E, de fato, e talvez de um modo reducionista, são estes os polos entre os quais oscila o comportamento humano em meio às agruras da vida: o estoico e o patético, a resignação perante o sofrimento e a expressividade ruidosa. Contudo, somente o primeiro desses polos fundamenta-se na busca pelo sentido, fazendo com que as meras vicissitudes obedeçam a um princípio inegociável e permanente.

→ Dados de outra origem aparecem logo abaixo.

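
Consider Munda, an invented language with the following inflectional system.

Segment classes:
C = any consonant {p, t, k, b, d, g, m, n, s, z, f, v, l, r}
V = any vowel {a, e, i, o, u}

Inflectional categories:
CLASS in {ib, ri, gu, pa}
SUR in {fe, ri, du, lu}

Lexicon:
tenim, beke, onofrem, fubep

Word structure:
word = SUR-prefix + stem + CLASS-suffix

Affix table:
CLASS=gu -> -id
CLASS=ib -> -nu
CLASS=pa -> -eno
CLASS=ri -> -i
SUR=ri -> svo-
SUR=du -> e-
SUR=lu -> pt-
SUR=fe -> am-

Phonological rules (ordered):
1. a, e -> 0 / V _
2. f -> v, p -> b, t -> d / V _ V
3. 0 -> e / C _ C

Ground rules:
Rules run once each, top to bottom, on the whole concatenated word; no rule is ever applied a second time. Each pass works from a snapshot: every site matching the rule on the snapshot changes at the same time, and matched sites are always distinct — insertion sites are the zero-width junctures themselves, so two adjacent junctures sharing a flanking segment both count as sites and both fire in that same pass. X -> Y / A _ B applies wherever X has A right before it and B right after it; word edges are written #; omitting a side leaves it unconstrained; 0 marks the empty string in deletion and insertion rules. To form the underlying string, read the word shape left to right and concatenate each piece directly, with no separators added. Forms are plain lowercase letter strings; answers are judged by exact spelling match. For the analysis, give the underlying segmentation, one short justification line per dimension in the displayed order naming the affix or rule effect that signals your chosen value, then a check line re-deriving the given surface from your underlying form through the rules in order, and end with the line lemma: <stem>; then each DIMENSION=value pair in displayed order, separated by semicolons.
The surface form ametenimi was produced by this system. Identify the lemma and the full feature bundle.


underlying: am-tenim-i
CLASS=ri - signalled by the affix -i
SUR=fe - signalled by the affix am-
check: amtenimi -> amtenimi -> amtenimi -> ametenimi
lemma: tenim; CLASS=ri; SUR=fe


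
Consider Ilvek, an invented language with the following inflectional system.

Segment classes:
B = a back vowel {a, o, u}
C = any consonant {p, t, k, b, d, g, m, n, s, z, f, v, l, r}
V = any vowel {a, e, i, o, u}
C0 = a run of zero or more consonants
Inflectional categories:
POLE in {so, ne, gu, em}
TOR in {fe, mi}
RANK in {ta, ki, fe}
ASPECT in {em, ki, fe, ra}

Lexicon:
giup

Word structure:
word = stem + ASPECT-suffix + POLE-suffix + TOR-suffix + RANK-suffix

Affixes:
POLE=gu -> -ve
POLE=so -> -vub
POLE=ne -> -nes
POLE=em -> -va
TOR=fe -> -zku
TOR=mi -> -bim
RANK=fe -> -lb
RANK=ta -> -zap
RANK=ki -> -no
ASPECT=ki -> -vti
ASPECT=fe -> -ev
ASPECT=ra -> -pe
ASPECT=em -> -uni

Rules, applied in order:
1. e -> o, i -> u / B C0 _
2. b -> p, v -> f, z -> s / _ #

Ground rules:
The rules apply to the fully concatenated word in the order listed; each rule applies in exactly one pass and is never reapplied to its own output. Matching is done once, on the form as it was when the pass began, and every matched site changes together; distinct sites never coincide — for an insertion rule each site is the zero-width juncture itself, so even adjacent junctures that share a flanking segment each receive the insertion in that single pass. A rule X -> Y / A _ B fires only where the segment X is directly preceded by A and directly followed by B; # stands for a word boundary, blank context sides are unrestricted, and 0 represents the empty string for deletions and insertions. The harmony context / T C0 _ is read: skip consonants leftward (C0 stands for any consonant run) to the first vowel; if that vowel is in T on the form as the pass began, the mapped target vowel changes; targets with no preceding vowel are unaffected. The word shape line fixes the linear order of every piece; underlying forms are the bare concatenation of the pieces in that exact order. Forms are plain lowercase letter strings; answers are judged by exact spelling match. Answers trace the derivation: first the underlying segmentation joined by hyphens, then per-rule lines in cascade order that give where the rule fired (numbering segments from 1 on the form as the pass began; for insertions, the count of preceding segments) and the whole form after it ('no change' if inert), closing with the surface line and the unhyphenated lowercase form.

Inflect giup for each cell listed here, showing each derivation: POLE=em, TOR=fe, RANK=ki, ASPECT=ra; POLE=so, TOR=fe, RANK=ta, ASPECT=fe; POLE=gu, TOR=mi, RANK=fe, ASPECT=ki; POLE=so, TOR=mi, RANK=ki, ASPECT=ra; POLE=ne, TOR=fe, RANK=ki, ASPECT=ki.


cell POLE=em, TOR=fe, RANK=ki, ASPECT=ra:
underlying: giup-pe-va-zku-no
1. e -> o, i -> u / B C0 _: fires at position(s) 6: giuppovazkuno
2. b -> p, v -> f, z -> s / _ #: no change
surface: giuppovazkuno

cell POLE=so, TOR=fe, RANK=ta, ASPECT=fe:
underlying: giup-ev-vub-zku-zap
1. e -> o, i -> u / B C0 _: fires at position(s) 5: giupovvubzkuzap
2. b -> p, v -> f, z -> s / _ #: no change
surface: giupovvubzkuzap

cell POLE=gu, TOR=mi, RANK=fe, ASPECT=ki:
underlying: giup-vti-ve-bim-lb
1. e -> o, i -> u / B C0 _: fires at position(s) 7: giupvtuvebimlb
2. b -> p, v -> f, z -> s / _ #: fires at position(s) 14: giupvtuvebimlp
surface: giupvtuvebimlp

cell POLE=so, TOR=mi, RANK=ki, ASPECT=ra:
underlying: giup-pe-vub-bim-no
1. e -> o, i -> u / B C0 _: fires at position(s) 6, 11: giuppovubbumno
2. b -> p, v -> f, z -> s / _ #: no change
surface: giuppovubbumno

cell POLE=ne, TOR=fe, RANK=ki, ASPECT=ki:
underlying: giup-vti-nes-zku-no
1. e -> o, i -> u / B C0 _: fires at position(s) 7: giupvtuneszkuno
2. b -> p, v -> f, z -> s / _ #: no change
surface: giupvtuneszkuno


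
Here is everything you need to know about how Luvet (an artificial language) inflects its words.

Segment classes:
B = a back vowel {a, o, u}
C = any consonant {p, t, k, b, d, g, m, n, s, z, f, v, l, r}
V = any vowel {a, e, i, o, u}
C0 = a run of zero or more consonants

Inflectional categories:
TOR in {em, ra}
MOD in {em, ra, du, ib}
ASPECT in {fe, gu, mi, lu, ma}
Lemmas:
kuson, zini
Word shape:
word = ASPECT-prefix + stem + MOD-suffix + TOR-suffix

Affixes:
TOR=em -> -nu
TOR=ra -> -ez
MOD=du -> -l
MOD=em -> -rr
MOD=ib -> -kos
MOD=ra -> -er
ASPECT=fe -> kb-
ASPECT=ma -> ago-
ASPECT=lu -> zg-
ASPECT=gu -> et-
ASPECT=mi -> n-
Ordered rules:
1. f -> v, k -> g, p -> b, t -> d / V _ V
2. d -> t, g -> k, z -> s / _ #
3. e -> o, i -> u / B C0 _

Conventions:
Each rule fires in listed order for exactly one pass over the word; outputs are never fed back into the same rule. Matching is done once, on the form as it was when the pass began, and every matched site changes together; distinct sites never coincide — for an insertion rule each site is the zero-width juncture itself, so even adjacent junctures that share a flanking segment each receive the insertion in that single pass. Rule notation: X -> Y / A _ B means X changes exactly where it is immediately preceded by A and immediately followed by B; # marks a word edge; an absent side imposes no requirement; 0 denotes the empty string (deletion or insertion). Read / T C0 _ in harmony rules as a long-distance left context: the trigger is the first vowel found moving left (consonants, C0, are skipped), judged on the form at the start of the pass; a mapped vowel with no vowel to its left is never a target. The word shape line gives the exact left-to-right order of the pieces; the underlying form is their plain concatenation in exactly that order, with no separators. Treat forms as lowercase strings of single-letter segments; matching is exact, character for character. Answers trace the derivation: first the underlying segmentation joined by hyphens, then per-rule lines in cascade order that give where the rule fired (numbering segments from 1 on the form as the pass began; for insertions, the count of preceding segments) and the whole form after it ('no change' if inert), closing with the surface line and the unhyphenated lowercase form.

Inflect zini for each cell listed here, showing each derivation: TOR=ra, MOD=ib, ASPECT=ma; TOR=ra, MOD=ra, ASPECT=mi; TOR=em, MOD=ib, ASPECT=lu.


cell TOR=ra, MOD=ib, ASPECT=ma:
underlying: ago-zini-kos-ez
1. f -> v, k -> g, p -> b, t -> d / V _ V: fires at position(s) 8: agozinigosez
2. d -> t, g -> k, z -> s / _ #: fires at position(s) 12: agozinigoses
3. e -> o, i -> u / B C0 _: fires at position(s) 5, 11: agozunigosos
surface: agozunigosos

cell TOR=ra, MOD=ra, ASPECT=mi:
underlying: n-zini-er-ez
1. f -> v, k -> g, p -> b, t -> d / V _ V: no change
2. d -> t, g -> k, z -> s / _ #: fires at position(s) 9: nzinieres
3. e -> o, i -> u / B C0 _: no change
surface: nzinieres

cell TOR=em, MOD=ib, ASPECT=lu:
underlying: zg-zini-kos-nu
1. f -> v, k -> g, p -> b, t -> d / V _ V: fires at position(s) 7: zgzinigosnu
2. d -> t, g -> k, z -> s / _ #: no change
3. e -> o, i -> u / B C0 _: no change
surface: zgzinigosnu


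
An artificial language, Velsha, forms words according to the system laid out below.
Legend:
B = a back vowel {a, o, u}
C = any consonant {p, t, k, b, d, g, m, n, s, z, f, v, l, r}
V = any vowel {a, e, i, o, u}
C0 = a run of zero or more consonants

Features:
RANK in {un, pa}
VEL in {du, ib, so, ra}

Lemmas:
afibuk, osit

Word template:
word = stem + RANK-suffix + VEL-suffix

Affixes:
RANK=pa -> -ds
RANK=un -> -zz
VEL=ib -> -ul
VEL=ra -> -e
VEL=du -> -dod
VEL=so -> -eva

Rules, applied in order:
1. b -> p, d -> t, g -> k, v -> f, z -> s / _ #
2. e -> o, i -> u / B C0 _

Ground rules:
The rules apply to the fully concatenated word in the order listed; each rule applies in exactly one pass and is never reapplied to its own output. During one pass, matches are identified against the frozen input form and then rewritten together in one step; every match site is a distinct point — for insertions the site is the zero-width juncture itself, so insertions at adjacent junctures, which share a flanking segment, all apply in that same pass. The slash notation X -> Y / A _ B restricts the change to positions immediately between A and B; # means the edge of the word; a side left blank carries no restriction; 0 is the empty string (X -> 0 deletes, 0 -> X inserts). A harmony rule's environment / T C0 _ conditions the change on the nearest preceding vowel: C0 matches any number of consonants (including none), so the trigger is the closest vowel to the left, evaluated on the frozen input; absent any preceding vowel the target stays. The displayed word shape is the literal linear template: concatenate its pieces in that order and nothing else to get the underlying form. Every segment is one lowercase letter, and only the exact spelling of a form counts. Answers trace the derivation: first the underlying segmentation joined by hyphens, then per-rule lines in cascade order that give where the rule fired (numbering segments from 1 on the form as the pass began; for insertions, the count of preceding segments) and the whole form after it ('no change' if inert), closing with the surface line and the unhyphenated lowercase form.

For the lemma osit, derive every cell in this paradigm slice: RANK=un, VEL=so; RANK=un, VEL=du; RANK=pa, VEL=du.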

Detalhe de Retrato em fase de restauração

Assim se dá no romance Vestígios do Dia (Companhia das Letras), de Kazuo Ishiguro, em que o mordomo Stevens, a despeito de uma modéstia por vezes afetada, é movido pelo ideal da dignidade, de maneira que suas outras posturas subalternas – incluindo a lealdade ao seu ex-patrão, Lord Darlington – são praticamente consequências desse princípio. Porém, a própria natureza da dignidade constitui matéria de reflexão para o mordomo ao longo de toda sua narrativa. Como ilustração de seu entendimento dessa qualidade, ele alude à seguinte história que ouvira de seu pai, acerca de um mordomo “que viajara com seu patrão para a Índia e lá servira durante muitos anos”:

Certa tarde, ele [o mordomo] entrou na sala de jantar para conferir se estava tudo em ordem para a refeição e notou um tigre deitado debaixo da mesa. Com muita cautela, o mordomo deixou o recinto, tomando o cuidado de fechar as portas, e foi calmamente para a sala de estar, onde seu patrão tomava chá com um grupo de visitantes. Com um pigarro polido, chamou a atenção do patrão, depois sussurrou em seu ouvido: “Sinto muito, senhor, mas parece que há um tigre na sala de jantar. O senhor talvez permita que a calibre doze seja utilizada?”.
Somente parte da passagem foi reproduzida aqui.